Retrospective nature of code concerning: CFMEU
These are suggestions the Federal Employment Minister Michaelia Cash objected to.
"The CFMEU is being extremely selective and misleading in relation to clause 11 of the building code," Senator Cash said.
"The CFMEU is wilfully misrepresenting these provisions of the code."
The code was drafted in such a way to prevent practices that were dubbed inefficient or uncompetitive being included in workplace agreements.
Another section of the code stated it would apply to enterprise agreements made after April 24, 2014.
Mr Noonan described it as Mr Turnbull's "vision splendid" for the industry, and the retrospective nature of the code was concerning.

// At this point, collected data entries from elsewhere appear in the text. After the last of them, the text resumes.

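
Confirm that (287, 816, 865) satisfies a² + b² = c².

Compute a² + b² = 287² + 816² = 82369 + 665856 = 748225
Compute c² = 865² = 748225
Since 748225 = 748225, confirmed.

Yes, it is a Pythagorean triple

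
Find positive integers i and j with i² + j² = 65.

We need to find integers i, j > 0 such that i² + j² = 65.
Trying i = 1: j² = 65 - 1² = 65 - 1 = 64
j = 8
Check: 1² + 8² = 1 + 64 = 65 ✓

65 = 1² + 8²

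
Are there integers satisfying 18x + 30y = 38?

Step 1: Compute gcd(18, 30).
gcd(18, 30) = 6

Step 2: Check divisibility.
Does 6 divide 38? 38 = 6 x 6 + 2, so no.

By the theorem on linear Diophantine equations, 18x + 30y = 38 has integer solutions if and only if gcd(18, 30) divides 38. Since 6 does not divide 38, no solutions exist.

No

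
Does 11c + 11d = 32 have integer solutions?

Step 1: Compute gcd(11, 11).
gcd(11, 11) = 11

Step 2: Check divisibility.
Does 11 divide 32? 32 = 11 x 2 + 10, so no.

By the theorem on linear Diophantine equations, 11c + 11d = 32 has integer solutions if and only if gcd(11, 11) divides 32. Since 11 does not divide 32, no solutions exist.

No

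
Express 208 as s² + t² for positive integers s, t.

We need to find integers s, t > 0 such that s² + t² = 208.
Trying s = 8: t² = 208 - 8² = 208 - 64 = 144
t = 12
Check: 8² + 12² = 64 + 144 = 208 ✓

208 = 8² + 12²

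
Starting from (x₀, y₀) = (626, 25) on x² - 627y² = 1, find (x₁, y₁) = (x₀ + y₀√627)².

Solutions to x² - Dy² = 1 are generated by powers of (x₀ + y₀√D).
The next solution satisfies x₁ + y₁√627 = (x₀ + y₀√627)², giving:
x₁ = x₀² + 627y₀² = 626² + 627·25² = 391876 + 391875 = 783751
y₁ = 2x₀y₀ = 2·626·25 = 31300

Verify: 783751² - 627·31300² = 614265630001 - 614265630000 = 1 ✓

x = 783751, y = 31300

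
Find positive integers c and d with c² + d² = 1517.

We need to find integers c, d > 0 such that c² + d² = 1517.
Trying c = 19: d² = 1517 - 19² = 1517 - 361 = 1156
d = 34
Check: 19² + 34² = 361 + 1156 = 1517 ✓

1517 = 19² + 34²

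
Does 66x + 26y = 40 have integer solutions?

Step 1: Compute gcd(66, 26).
gcd(66, 26) = 2

Step 2: Check divisibility.
Does 2 divide 40? 40 = 2 x 20, so yes.

By the theorem on linear Diophantine equations, 66x + 26y = 40 has integer solutions if and only if gcd(66, 26) divides 40. Since 2 | 40, solutions exist.

Yes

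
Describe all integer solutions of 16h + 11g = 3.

Step 1: Compute gcd(16, 11) = 1.
Since 1 divides 3, solutions exist.

Step 2: Find a particular solution using extended Euclidean algorithm.
We get h₀ = -6, g₀ = 9.
Check: 16*-6 + 11*9 = 3 = 3 ✓

Step 3: Write the general solution.
h = -6 + (11/1)t = -6 + 11t
g = 9 - (16/1)t = 9 - 16t
for any integer t.

h = -6 + 11t, g = 9 - 16t for integer t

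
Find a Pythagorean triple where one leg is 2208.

We need the other leg and hypotenuse such that 2208² + x² = c².
Take x = 1540, c = 2692: 2208² + 1540² = 4875264 + 2371600 = 7246864 = 2692² ✓
Triple: (1540, 2208, 2692)

(1540, 2208, 2692)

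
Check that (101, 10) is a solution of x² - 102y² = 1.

Compute x² = 101² = 10201
Compute 102y² = 102·10² = 102·100 = 10200
x² - 102y² = 10201 - 10200 = 1
Since this equals 1, (101, 10) is a solution.

Yes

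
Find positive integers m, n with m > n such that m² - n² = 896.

Factor: m² - n² = (m+n)(m-n) = 896.
We need two factors of 896 with the same parity.
Use m+n = 448 and m-n = 2 (product 448·2 = 896).
Adding: 2m = 450, so m = 225.
Subtracting: 2n = 446, so n = 223.
Check: 225² - 223² = 50625 - 49729 = 896 ✓

m = 225, n = 223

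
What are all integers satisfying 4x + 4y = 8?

Step 1: Compute gcd(4, 4) = 4.
Since 4 divides 8, solutions exist.

Step 2: Find a particular solution using extended Euclidean algorithm.
We get x₀ = 0, y₀ = 2.
Check: 4*0 + 4*2 = 8 = 8 ✓

Step 3: Write the general solution.
x = 0 + (4/4)t = 0 + 1t
y = 2 - (4/4)t = 2 - 1t
for any integer t.

x = 0 + 1t, y = 2 - 1t for integer t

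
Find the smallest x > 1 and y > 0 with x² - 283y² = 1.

We seek the smallest positive integers (x, y) with x² - 283y² = 1, i.e., x² = 283y² + 1.
Try successive y values:
y = 1: x² = 283·1² + 1 = 284, not a perfect square
y = 2: x² = 283·2² + 1 = 1133, not a perfect square
y = 3: x² = 283·3² + 1 = 2548, not a perfect square
... continuing the search (or via continued fractions) ...
y = 8219541: x² = 283·8219541² + 1 = 19119721752942724, x = 138274082 ✓

Verify: 138274082² - 283·8219541² = 19119721752942724 - 19119721752942723 = 1 ✓

x = 138274082, y = 8219541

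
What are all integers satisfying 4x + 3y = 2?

Step 1: Compute gcd(4, 3) = 1.
Since 1 divides 2, solutions exist.

Step 2: Find a particular solution using extended Euclidean algorithm.
We get x₀ = 2, y₀ = -2.
Check: 4*2 + 3*-2 = 2 = 2 ✓

Step 3: Write the general solution.
x = 2 + (3/1)t = 2 + 3t
y = -2 - (4/1)t = -2 - 4t
for any integer t.

x = 2 + 3t, y = -2 - 4t for integer t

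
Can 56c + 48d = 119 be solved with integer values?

Step 1: Compute gcd(56, 48).
gcd(56, 48) = 8

Step 2: Check divisibility.
Does 8 divide 119? 119 = 8 x 14 + 7, so no.

By the theorem on linear Diophantine equations, 56c + 48d = 119 has integer solutions if and only if gcd(56, 48) divides 119. Since 8 does not divide 119, no solutions exist.

No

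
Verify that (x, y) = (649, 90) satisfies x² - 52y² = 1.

Compute x² = 649² = 421201
Compute 52y² = 52·90² = 52·8100 = 421200
x² - 52y² = 421201 - 421200 = 1
Since this equals 1, (649, 90) is a solution.

Yes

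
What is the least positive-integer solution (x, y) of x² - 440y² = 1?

We seek the smallest positive integers (x, y) with x² - 440y² = 1, i.e., x² = 440y² + 1.
Try successive y values:
y = 1: x² = 440·1² + 1 = 441, x = 21 ✓

Verify: 21² - 440·1² = 441 - 440 = 1 ✓

x = 21, y = 1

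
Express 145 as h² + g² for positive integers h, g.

We need to find integers h, g > 0 such that h² + g² = 145.
Trying h = 1: g² = 145 - 1² = 145 - 1 = 144
g = 12
Check: 1² + 12² = 1 + 144 = 145 ✓

145 = 1² + 12²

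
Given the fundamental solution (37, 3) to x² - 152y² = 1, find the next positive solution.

Solutions to x² - Dy² = 1 are generated by powers of (x₀ + y₀√D).
The next solution satisfies x₁ + y₁√152 = (x₀ + y₀√152)², giving:
x₁ = x₀² + 152y₀² = 37² + 152·3² = 1369 + 1368 = 2737
y₁ = 2x₀y₀ = 2·37·3 = 222

Verify: 2737² - 152·222² = 7491169 - 7491168 = 1 ✓

x = 2737, y = 222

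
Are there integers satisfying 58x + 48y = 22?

Step 1: Compute gcd(58, 48).
gcd(58, 48) = 2

Step 2: Check divisibility.
Does 2 divide 22? 22 = 2 x 11, so yes.

By the theorem on linear Diophantine equations, 58x + 48y = 22 has integer solutions if and only if gcd(58, 48) divides 22. Since 2 | 22, solutions exist.

Yes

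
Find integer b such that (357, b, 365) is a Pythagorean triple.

b² = c² - a² = 365² - 357² = 133225 - 127449 = 5776
b = sqrt(5776) = 76

76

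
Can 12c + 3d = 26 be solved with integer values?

Step 1: Compute gcd(12, 3).
gcd(12, 3) = 3

Step 2: Check divisibility.
Does 3 divide 26? 26 = 3 x 8 + 2, so no.

By the theorem on linear Diophantine equations, 12c + 3d = 26 has integer solutions if and only if gcd(12, 3) divides 26. Since 3 does not divide 26, no solutions exist.

No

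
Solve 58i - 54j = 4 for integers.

Step 1: Check solvability.
gcd(58, 54) = 2
Since 2 divides 4, solutions exist.

Step 2: Apply extended Euclidean algorithm to find gcd.
We find integers such that 58*x0 + 54*y0 = 2

Step 3: Scale the particular solution.
Multiply by 4/2 = 2:
i = -26, j = -28

Step 4: Verify.
58*(-26) - 54*(-28) = 4 = 4 ✓

i = -26, j = -28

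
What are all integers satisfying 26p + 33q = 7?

Step 1: Compute gcd(26, 33) = 1.
Since 1 divides 7, solutions exist.

Step 2: Find a particular solution using extended Euclidean algorithm.
We get p₀ = 98, q₀ = -77.
Check: 26*98 + 33*-77 = 7 = 7 ✓

Step 3: Write the general solution.
p = 98 + (33/1)t = 98 + 33t
q = -77 - (26/1)t = -77 - 26t
for any integer t.

p = 98 + 33t, q = -77 - 26t for integer t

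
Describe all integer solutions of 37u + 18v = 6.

Step 1: Compute gcd(37, 18) = 1.
Since 1 divides 6, solutions exist.

Step 2: Find a particular solution using extended Euclidean algorithm.
We get u₀ = 6, v₀ = -12.
Check: 37*6 + 18*-12 = 6 = 6 ✓

Step 3: Write the general solution.
u = 6 + (18/1)t = 6 + 18t
v = -12 - (37/1)t = -12 - 37t
for any integer t.

u = 6 + 18t, v = -12 - 37t for integer t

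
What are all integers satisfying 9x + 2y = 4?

Step 1: Compute gcd(9, 2) = 1.
Since 1 divides 4, solutions exist.

Step 2: Find a particular solution using extended Euclidean algorithm.
We get x₀ = 4, y₀ = -16.
Check: 9*4 + 2*-16 = 4 = 4 ✓

Step 3: Write the general solution.
x = 4 + (2/1)t = 4 + 2t
y = -16 - (9/1)t = -16 - 9t
for any integer t.

x = 4 + 2t, y = -16 - 9t for integer t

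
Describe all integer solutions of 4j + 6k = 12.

Step 1: Compute gcd(4, 6) = 2.
Since 2 divides 12, solutions exist.

Step 2: Find a particular solution using extended Euclidean algorithm.
We get j₀ = -6, k₀ = 6.
Check: 4*-6 + 6*6 = 12 = 12 ✓

Step 3: Write the general solution.
j = -6 + (6/2)t = -6 + 3t
k = 6 - (4/2)t = 6 - 2t
for any integer t.

j = -6 + 3t, k = 6 - 2t for integer t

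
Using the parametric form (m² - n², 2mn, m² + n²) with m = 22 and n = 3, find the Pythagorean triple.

a = m² - n² = 22² - 3² = 484 - 9 = 475
b = 2mn = 2·22·3 = 132
c = m² + n² = 484 + 9 = 493
Verify: 475² + 132² = 225625 + 17424 = 243049 = 493² ✓

(475, 132, 493)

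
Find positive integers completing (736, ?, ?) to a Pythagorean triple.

We need the other leg and hypotenuse such that 736² + x² = c².
Take x = 273, c = 785: 736² + 273² = 541696 + 74529 = 616225 = 785² ✓
Triple: (273, 736, 785)

(273, 736, 785)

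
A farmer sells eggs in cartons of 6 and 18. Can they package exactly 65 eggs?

We need non-negative a, b with 6a + 18b = 65.
gcd(6, 18) = 6, and 6 does not divide 65.
No integer solutions exist.

No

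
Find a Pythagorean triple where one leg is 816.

We need the other leg and hypotenuse such that 816² + x² = c².
Take x = 287, c = 865: 816² + 287² = 665856 + 82369 = 748225 = 865² ✓
Triple: (287, 816, 865)

(287, 816, 865)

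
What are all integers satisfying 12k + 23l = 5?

Step 1: Compute gcd(12, 23) = 1.
Since 1 divides 5, solutions exist.

Step 2: Find a particular solution using extended Euclidean algorithm.
We get k₀ = 10, l₀ = -5.
Check: 12*10 + 23*-5 = 5 = 5 ✓

Step 3: Write the general solution.
k = 10 + (23/1)t = 10 + 23t
l = -5 - (12/1)t = -5 - 12t
for any integer t.

k = 10 + 23t, l = -5 - 12t for integer t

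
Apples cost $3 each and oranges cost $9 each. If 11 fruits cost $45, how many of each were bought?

Let a = apples, o = oranges.
a + o = 11
3a + 9o = 45
Substitute o = 11 - a:
3a + 9(11 - a) = 45
(3 - 9)a = 45 - 99
-6a = -54
a = 9, o = 11 - 9 = 2

Apples: 9, Oranges: 2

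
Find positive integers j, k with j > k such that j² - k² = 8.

Factor: j² - k² = (j+k)(j-k) = 8.
We need two factors of 8 with the same parity.
Use j+k = 4 and j-k = 2 (product 4·2 = 8).
Adding: 2j = 6, so j = 3.
Subtracting: 2k = 2, so k = 1.
Check: 3² - 1² = 9 - 1 = 8 ✓

j = 3, k = 1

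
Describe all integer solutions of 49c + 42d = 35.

Step 1: Compute gcd(49, 42) = 7.
Since 7 divides 35, solutions exist.

Step 2: Find a particular solution using extended Euclidean algorithm.
We get c₀ = 5, d₀ = -5.
Check: 49*5 + 42*-5 = 35 = 35 ✓

Step 3: Write the general solution.
c = 5 + (42/7)t = 5 + 6t
d = -5 - (49/7)t = -5 - 7t
for any integer t.

c = 5 + 6t, d = -5 - 7t for integer t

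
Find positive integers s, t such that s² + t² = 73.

Search for s with 73 - s² a perfect square.
s = 3: 73 - 3² = 73 - 9 = 64 = 8² ✓
So s = 3, t = 8.

s = 3, t = 8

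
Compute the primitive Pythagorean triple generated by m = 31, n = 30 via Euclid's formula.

a = m² - n² = 961 - 900 = 61
b = 2mn = 2·31·30 = 1860
c = m² + n² = 961 + 900 = 1861
Verify: 61² + 1860² = 3721 + 3459600 = 3463321 = 1861² ✓

(61, 1860, 1861)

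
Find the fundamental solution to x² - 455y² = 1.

We seek the smallest positive integers (x, y) with x² - 455y² = 1, i.e., x² = 455y² + 1.
Try successive y values:
y = 1: x² = 455·1² + 1 = 456, not a perfect square
y = 2: x² = 455·2² + 1 = 1821, not a perfect square
y = 3: x² = 455·3² + 1 = 4096, x = 64 ✓

Verify: 64² - 455·3² = 4096 - 4095 = 1 ✓

x = 64, y = 3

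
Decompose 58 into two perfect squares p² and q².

We need to find integers p, q > 0 such that p² + q² = 58.
Trying p = 3: q² = 58 - 3² = 58 - 9 = 49
q = 7
Check: 3² + 7² = 9 + 49 = 58 ✓

58 = 3² + 7²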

He alleged government agencies were already threatening companies over the backdating of the code, warning them they would be in breach once the laws had passed.
"I'd always understood that the Liberal side of politics abhorred retrospective legislation, but here they seem to be prepared to throw that principle on the rubbish heap, as part of an attack on workers' conditions," Mr Noonan said.
"There are companies that have reached agreements with their workforces, with the union, which are perfectly legal, which comply with the Fair Work Act, which arguably would not comply with this legislation.
"This is a direct threat of blacklisting to many Australian businesses and their workers."
No provisions of code will operate retrospectively: Cash
Ms Cash responded to the claims, arguing the code was never retrospective.
The code was released early to give business advance notice of future arrangements.
Contractors covered by agreements that were made after April 24, 2014, which do not comply with the code's requirements for workplace agreements, would not be eligible to be awarded Commonwealth-funded building work.
The code will only apply to projects that are subject to tenders or expressions of interest from the time that it commences.
The existing code will continue to operate on projects on foot at the time the new code formally comes into effect.